When I interviewed summit attendees about their theological views, I was unable to find a single person among them who did not lust for a blitzkrieg of biblical proportions. “I’m looking forward to Armageddon and to the cleansing of the Earth!” exclaimed John G. Rogers, a pastor from California. William Baker, another Californian, told me he was “absolutely” elated about the prospect of “a battle between the Christians and the anti-Christians.” “I got a bag packed,” a man named Walter Farnham revealed to me. “And when we disappear, you better start to worry. Because if you haven’t seen the ‘Left Behind’ series, it’s scary.” Two kindly older women standing beside Farnham nodded approvingly at the mention of Left Behind.

Written by the Reverend Tim LaHaye, a founder of the Council for National Policy, the Left Behind series is the Christian right’s most effective recruitment vehicle. Larded from cover to cover with coded anti-Semitic conspiracies about “international bankers” plotting with UN chief Nicholai Carpathia (the evil characters in Left Behind all have ethnic names), who represents the anti-Christ, Left Behind is replete with descriptions of pornographic violence against unbelievers, whose “bodies burst open from head to toe at every word that proceeded out of the mouth of the Lord.”

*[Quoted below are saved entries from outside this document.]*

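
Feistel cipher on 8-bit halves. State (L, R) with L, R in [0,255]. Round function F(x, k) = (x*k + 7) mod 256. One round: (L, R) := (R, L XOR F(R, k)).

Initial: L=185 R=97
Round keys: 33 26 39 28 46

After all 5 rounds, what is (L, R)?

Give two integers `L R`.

Round 1 (k=33): L=97 R=49
Round 2 (k=26): L=49 R=96
Round 3 (k=39): L=96 R=150
Round 4 (k=28): L=150 R=15
Round 5 (k=46): L=15 R=47

Answer: 15 47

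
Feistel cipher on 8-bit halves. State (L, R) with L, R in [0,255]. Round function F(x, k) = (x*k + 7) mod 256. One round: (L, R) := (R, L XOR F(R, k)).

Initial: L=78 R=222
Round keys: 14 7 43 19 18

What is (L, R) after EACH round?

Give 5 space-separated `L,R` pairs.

Round 1 (k=14): L=222 R=101
Round 2 (k=7): L=101 R=20
Round 3 (k=43): L=20 R=6
Round 4 (k=19): L=6 R=109
Round 5 (k=18): L=109 R=183

Answer: 222,101 101,20 20,6 6,109 109,183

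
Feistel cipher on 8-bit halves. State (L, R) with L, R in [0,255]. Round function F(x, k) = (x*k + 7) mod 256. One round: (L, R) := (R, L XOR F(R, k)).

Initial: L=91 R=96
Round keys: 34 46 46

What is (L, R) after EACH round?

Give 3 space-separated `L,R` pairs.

Answer: 96,156 156,111 111,101

Derivation:
Round 1 (k=34): L=96 R=156
Round 2 (k=46): L=156 R=111
Round 3 (k=46): L=111 R=101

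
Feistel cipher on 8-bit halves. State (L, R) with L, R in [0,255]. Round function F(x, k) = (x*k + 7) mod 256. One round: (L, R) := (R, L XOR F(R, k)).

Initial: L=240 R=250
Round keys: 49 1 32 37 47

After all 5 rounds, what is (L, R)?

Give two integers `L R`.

Round 1 (k=49): L=250 R=17
Round 2 (k=1): L=17 R=226
Round 3 (k=32): L=226 R=86
Round 4 (k=37): L=86 R=151
Round 5 (k=47): L=151 R=150

Answer: 151 150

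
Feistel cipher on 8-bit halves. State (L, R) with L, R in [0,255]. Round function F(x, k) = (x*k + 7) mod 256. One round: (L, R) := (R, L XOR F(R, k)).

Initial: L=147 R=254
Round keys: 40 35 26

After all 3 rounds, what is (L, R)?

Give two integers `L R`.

Answer: 13 125

Derivation:
Round 1 (k=40): L=254 R=36
Round 2 (k=35): L=36 R=13
Round 3 (k=26): L=13 R=125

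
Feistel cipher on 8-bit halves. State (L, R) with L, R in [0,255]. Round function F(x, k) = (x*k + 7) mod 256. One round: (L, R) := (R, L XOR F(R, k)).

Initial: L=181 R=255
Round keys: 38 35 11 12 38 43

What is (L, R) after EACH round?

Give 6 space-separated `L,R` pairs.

Round 1 (k=38): L=255 R=84
Round 2 (k=35): L=84 R=124
Round 3 (k=11): L=124 R=15
Round 4 (k=12): L=15 R=199
Round 5 (k=38): L=199 R=158
Round 6 (k=43): L=158 R=86

Answer: 255,84 84,124 124,15 15,199 199,158 158,86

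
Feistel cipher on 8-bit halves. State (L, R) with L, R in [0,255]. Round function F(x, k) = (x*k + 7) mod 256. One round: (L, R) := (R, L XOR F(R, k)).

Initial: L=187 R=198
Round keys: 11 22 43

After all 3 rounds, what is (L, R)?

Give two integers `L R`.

Round 1 (k=11): L=198 R=50
Round 2 (k=22): L=50 R=149
Round 3 (k=43): L=149 R=60

Answer: 149 60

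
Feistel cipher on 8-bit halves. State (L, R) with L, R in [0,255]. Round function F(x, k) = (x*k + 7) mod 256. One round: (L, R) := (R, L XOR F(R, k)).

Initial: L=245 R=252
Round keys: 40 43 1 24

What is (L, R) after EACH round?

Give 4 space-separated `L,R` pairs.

Answer: 252,146 146,113 113,234 234,134

Derivation:
Round 1 (k=40): L=252 R=146
Round 2 (k=43): L=146 R=113
Round 3 (k=1): L=113 R=234
Round 4 (k=24): L=234 R=134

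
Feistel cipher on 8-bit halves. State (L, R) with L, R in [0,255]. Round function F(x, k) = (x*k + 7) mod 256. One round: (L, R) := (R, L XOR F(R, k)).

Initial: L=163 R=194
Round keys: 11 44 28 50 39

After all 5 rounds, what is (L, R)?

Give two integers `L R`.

Round 1 (k=11): L=194 R=254
Round 2 (k=44): L=254 R=109
Round 3 (k=28): L=109 R=13
Round 4 (k=50): L=13 R=252
Round 5 (k=39): L=252 R=102

Answer: 252 102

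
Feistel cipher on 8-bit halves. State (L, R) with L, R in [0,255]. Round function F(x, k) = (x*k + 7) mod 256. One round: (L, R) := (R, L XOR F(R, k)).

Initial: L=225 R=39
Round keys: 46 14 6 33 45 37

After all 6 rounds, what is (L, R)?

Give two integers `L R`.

Answer: 250 207

Derivation:
Round 1 (k=46): L=39 R=232
Round 2 (k=14): L=232 R=144
Round 3 (k=6): L=144 R=143
Round 4 (k=33): L=143 R=230
Round 5 (k=45): L=230 R=250
Round 6 (k=37): L=250 R=207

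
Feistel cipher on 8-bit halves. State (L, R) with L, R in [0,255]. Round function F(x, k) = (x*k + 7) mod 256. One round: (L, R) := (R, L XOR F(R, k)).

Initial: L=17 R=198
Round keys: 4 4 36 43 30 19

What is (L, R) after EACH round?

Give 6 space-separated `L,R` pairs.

Answer: 198,14 14,249 249,5 5,39 39,156 156,188

Derivation:
Round 1 (k=4): L=198 R=14
Round 2 (k=4): L=14 R=249
Round 3 (k=36): L=249 R=5
Round 4 (k=43): L=5 R=39
Round 5 (k=30): L=39 R=156
Round 6 (k=19): L=156 R=188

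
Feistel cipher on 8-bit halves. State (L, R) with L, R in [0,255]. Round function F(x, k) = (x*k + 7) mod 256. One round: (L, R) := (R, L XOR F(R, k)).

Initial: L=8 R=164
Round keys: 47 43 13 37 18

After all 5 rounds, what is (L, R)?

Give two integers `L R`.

Round 1 (k=47): L=164 R=43
Round 2 (k=43): L=43 R=228
Round 3 (k=13): L=228 R=176
Round 4 (k=37): L=176 R=147
Round 5 (k=18): L=147 R=237

Answer: 147 237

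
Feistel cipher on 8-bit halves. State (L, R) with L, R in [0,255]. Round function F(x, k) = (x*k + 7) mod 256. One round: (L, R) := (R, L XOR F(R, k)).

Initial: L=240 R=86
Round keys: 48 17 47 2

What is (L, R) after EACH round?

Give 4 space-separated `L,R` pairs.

Round 1 (k=48): L=86 R=215
Round 2 (k=17): L=215 R=24
Round 3 (k=47): L=24 R=184
Round 4 (k=2): L=184 R=111

Answer: 86,215 215,24 24,184 184,111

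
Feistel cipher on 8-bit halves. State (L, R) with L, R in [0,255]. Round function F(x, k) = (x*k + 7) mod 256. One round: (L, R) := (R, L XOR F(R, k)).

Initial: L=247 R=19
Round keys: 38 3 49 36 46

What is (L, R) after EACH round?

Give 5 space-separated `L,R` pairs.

Round 1 (k=38): L=19 R=46
Round 2 (k=3): L=46 R=130
Round 3 (k=49): L=130 R=199
Round 4 (k=36): L=199 R=129
Round 5 (k=46): L=129 R=242

Answer: 19,46 46,130 130,199 199,129 129,242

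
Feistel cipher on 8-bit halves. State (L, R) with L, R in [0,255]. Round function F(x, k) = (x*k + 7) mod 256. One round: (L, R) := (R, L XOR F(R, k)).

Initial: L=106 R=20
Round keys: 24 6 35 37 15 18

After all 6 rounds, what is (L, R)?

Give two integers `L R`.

Round 1 (k=24): L=20 R=141
Round 2 (k=6): L=141 R=65
Round 3 (k=35): L=65 R=103
Round 4 (k=37): L=103 R=171
Round 5 (k=15): L=171 R=107
Round 6 (k=18): L=107 R=38

Answer: 107 38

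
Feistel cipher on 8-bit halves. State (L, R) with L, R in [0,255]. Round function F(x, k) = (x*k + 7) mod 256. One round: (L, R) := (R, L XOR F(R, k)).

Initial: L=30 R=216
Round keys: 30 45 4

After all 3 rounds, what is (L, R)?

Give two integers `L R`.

Answer: 4 94

Derivation:
Round 1 (k=30): L=216 R=73
Round 2 (k=45): L=73 R=4
Round 3 (k=4): L=4 R=94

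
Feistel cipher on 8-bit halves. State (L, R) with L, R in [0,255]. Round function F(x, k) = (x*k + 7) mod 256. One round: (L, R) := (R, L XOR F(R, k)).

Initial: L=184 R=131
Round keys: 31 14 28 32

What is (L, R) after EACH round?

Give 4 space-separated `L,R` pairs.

Answer: 131,92 92,140 140,11 11,235

Derivation:
Round 1 (k=31): L=131 R=92
Round 2 (k=14): L=92 R=140
Round 3 (k=28): L=140 R=11
Round 4 (k=32): L=11 R=235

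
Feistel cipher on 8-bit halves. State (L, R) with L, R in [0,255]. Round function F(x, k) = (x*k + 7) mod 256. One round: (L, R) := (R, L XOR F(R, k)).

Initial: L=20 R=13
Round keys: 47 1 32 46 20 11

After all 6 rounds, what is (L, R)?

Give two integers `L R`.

Round 1 (k=47): L=13 R=126
Round 2 (k=1): L=126 R=136
Round 3 (k=32): L=136 R=121
Round 4 (k=46): L=121 R=77
Round 5 (k=20): L=77 R=114
Round 6 (k=11): L=114 R=160

Answer: 114 160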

According to evangelical pollster George Barna, Left Behind “represents one of the most widely experienced religious teaching or evangelistic tools among adults who are not born-again Christians.” LaHaye’s impact on millions of lives cannot be attributed to his storytelling prowess—his prose is painfully turgid—but rather his ability to mesmerize—or terrorize—unbelievers with the prospect of a gruesome death and eternal anguish in the flames of Hell. By literally scaring the devil out of unbelievers, LaHaye and his acolytes have plumbed the country’s most panic-prone elements within the ranks of the Christian right and thus have expanded their movement in a startlingly rapid fashion.